I think this is painting with a bit too broad a brush, for what it’s worth. Neural networks are used for all sorts of things, and the large language models and image generators now being branded as “AI” are a tiny fraction of it.
Pretty much any optical character recognition, for example, relies on neural networks—one of the inspirations for modern neural networks (specifically the “convolutional” ones, CNNs) is the structure of the human retina, and it’s almost impossible to do any sort of “recognize things in images” work without involving neural networks in some way now. Same with speech recognition. Same with most large-scale search engines like Google.

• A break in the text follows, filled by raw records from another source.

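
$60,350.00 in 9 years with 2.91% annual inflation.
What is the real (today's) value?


Formula: Real value = nominal / (1 + inflation)^years
Price level: (1 + 0.0291)^9 = 1.294548
Real value = $60,350.00 / 1.294548 = $46,618.58

$46,618.58


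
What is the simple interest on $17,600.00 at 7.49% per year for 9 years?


Formula: I = P * r * t
Substituting: I = $17,600.00 * 0.0749 * 9
Step: I = $17,600.00 * 0.6741
I = $11,864.16

$11,864.16


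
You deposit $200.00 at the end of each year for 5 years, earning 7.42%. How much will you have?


Formula: FV = PMT * ((1+r)^n - 1) / r
Growth factor: (1 + 0.0742)^5 = 1.430295
Numerator: 1.430295 - 1 = 0.430295
FV = $200.00 * 0.430295 / 0.0742 = $1,159.83

$1,159.83


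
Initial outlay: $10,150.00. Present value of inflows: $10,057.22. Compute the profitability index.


Formula: PI = PV(cash flows) / initial investment
Substituting: PI = $10,057.22 / $10,150.00
PI = 0.9909

0.9909


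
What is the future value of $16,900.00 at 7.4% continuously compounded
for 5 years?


Formula: FV = P * e^(r*t)
Exponent: r*t = 0.074 * 5 = 0.37
e^(0.37) = 1.447735
FV = $16,900.00 * 1.447735 = $24,466.71

$24,466.71


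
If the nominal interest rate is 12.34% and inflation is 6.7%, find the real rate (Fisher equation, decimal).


Formula: (1 + r_real) = (1 + r_nom) / (1 + inflation)
Substituting: (1 + r_real) = 1.1234 / 1.067
(1 + r_real) = 1.052858
r_real = 1.052858 - 1 = 0.052858

0.052858


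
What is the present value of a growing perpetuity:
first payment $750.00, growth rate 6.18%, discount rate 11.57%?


Formula: PV = C / (r - g)
Spread: r - g = 0.1157 - 0.0618 = 0.0539
Substituting: PV = $750.00 / 0.0539
PV = $13,914.66

$13,914.66


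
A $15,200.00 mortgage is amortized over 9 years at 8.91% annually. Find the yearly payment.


Formula: PMT = PV * r / (1 - (1+r)^(-n))
Denominator: 1 - (1 + 0.0891)^(-9) = 0.536137
Numerator: $15,200.00 * 0.0891 = 1354.32
PMT = 1354.32 / 0.536137 = $2,526.07

$2,526.07


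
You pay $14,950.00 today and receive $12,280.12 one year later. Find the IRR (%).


Formula: IRR = C1/C0 - 1
Substituting: IRR = $12,280.12 / $14,950.00 - 1
Ratio: 0.821413 - 1 = -0.178587
IRR = -17.8587%

-17.8587%


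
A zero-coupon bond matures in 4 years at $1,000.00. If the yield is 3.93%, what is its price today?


Formula: Price = FV / (1 + r)^n
Substituting: Price = $1,000.00 / (1 + 0.0393)^4
Discount factor: (1.0393)^4 = 1.166712
Price = $1,000.00 / 1.166712 = $857.11

$857.11


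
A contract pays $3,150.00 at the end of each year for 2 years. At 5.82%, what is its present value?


Formula: PV = PMT * (1 - (1+r)^(-n)) / r
Discount factor: (1 + 0.0582)^(-2) = 0.893027
Bracket: 1 - 0.893027 = 0.106973
PV = $3,150.00 * 0.106973 / 0.0582 = $5,789.79

$5,789.79


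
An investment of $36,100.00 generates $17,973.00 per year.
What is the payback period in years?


Formula: Payback = investment / annual cash flow
Substituting: Payback = $36,100.00 / $17,973.00
Payback = 2.0086 years

2.0086 years


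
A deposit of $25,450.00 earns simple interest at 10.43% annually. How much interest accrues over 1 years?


Formula: I = P * r * t
Substituting: I = $25,450.00 * 0.1043 * 1
Step: I = $25,450.00 * 0.1043
I = $2,654.44

$2,654.44


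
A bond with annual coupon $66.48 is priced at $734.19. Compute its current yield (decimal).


Formula: Current yield = annual coupon / price
Substituting: CY = $66.48 / $734.19
CY = 0.090549

0.090549


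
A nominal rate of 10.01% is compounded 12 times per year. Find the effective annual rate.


Formula: EAR = (1 + r/m)^m - 1
Period rate: r/m = 0.1001 / 12 = 0.008342
Compounding: (1 + 0.008342)^12 = 1.104823
EAR = 1.104823 - 1 = 0.104823

0.104823


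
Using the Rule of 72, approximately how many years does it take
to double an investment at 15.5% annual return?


Formula: Years ≈ 72 / r
Substituting: Years ≈ 72 / 15.5
Years ≈ 4.6

4.6 years


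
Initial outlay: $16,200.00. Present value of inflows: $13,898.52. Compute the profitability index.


Formula: PI = PV(cash flows) / initial investment
Substituting: PI = $13,898.52 / $16,200.00
PI = 0.8579

0.8579


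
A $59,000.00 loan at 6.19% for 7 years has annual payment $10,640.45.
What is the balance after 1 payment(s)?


Formula: Balance = PV*(1+r)^k - PMT*((1+r)^k - 1)/r
Growth: (1 + 0.0619)^1 = 1.0619
Accumulated factor: ((1+r)^k - 1)/r = 1.0
Balance = $59,000.00 * 1.0619 - $10,640.45 * 1.0
Balance = $52,011.65

$52,011.65


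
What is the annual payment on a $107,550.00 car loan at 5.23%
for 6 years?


Formula: PMT = PV * r / (1 - (1+r)^(-n))
Denominator: 1 - (1 + 0.0523)^(-6) = 0.263517
Numerator: $107,550.00 * 0.0523 = 5624.865
PMT = 5624.865 / 0.263517 = $21,345.34

$21,345.34


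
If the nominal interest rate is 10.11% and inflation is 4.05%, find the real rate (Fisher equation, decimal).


Formula: (1 + r_real) = (1 + r_nom) / (1 + inflation)
Substituting: (1 + r_real) = 1.1011 / 1.0405
(1 + r_real) = 1.058241
r_real = 1.058241 - 1 = 0.058241

0.058241


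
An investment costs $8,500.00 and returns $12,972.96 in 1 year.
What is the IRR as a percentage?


Formula: IRR = C1/C0 - 1
Substituting: IRR = $12,972.96 / $8,500.00 - 1
Ratio: 1.526231 - 1 = 0.526231
IRR = 52.6231%

52.6231%


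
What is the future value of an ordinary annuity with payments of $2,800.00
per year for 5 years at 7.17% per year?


Formula: FV = PMT * ((1+r)^n - 1) / r
Growth factor: (1 + 0.0717)^5 = 1.413729
Numerator: 1.413729 - 1 = 0.413729
FV = $2,800.00 * 0.413729 / 0.0717 = $16,156.78

$16,156.78


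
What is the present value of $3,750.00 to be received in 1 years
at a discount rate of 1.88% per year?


Formula: PV = FV / (1 + r)^n
Substituting: PV = $3,750.00 / (1 + 0.0188)^1
Discount factor: (1.0188)^1 = 1.0188
PV = $3,750.00 / 1.0188 = $3,680.80

$3,680.80


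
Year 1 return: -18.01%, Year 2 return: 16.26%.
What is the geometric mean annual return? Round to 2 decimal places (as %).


Formula: Geometric mean = ((1+r1)*(1+r2))^(1/2) - 1
Product: (1 + -0.1801) * (1 + 0.1626) = 0.8199 * 1.1626 = 0.953216
Square root: 0.953216^0.5 = 0.976328
Geometric mean = 0.976328 - 1 = -0.023672
As percentage: -2.37%

-2.37%


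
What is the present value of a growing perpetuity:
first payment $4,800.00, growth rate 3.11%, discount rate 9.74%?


Formula: PV = C / (r - g)
Spread: r - g = 0.0974 - 0.0311 = 0.0663
Substituting: PV = $4,800.00 / 0.0663
PV = $72,398.19

$72,398.19


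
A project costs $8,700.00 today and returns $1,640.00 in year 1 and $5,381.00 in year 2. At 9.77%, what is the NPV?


Formula: NPV = C0 + C1/(1+r) + C2/(1+r)^2
Discount C1: $1,640.00 / (1 + 0.0977) = $1,494.03
Discount C2: $5,381.00 / (1 + 0.0977)^2 = $4,465.76
NPV = -$8,700.00 + $1,494.03 + $4,465.76 = -$2,740.20

-$2,740.20


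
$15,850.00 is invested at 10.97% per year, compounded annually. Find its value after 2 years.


Formula: FV = P * (1 + r)^n
Substituting: FV = $15,850.00 * (1 + 0.1097)^2
Growth factor: (1.1097)^2 = 1.231434
FV = $15,850.00 * 1.231434 = $19,518.23

$19,518.23


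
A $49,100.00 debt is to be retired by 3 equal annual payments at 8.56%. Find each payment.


Formula: PMT = PV * r / (1 - (1+r)^(-n))
Denominator: 1 - (1 + 0.0856)^(-3) = 0.218389
Numerator: $49,100.00 * 0.0856 = 4202.96
PMT = 4202.96 / 0.218389 = $19,245.27

$19,245.27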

The problem with neural networks is that, well…as you said, they tend to be utterly opaque as to how they work, so as soon as they’re brought into a subject where accountability is needed, there’s a problem (e.g. translating in high-stakes court cases where someone’s asylum application gets denied because of a grammatical error). And since the best way to improve them is to provide more computing power and more training data, the biggest ones (like ChatGPT) use huge amounts of unethically-harvested material. But an optical character recognition system probably had its training data generated in perfectly mundane ways: it’s not hard to generate reams and reams of gibberish in different fonts and levels of distortion.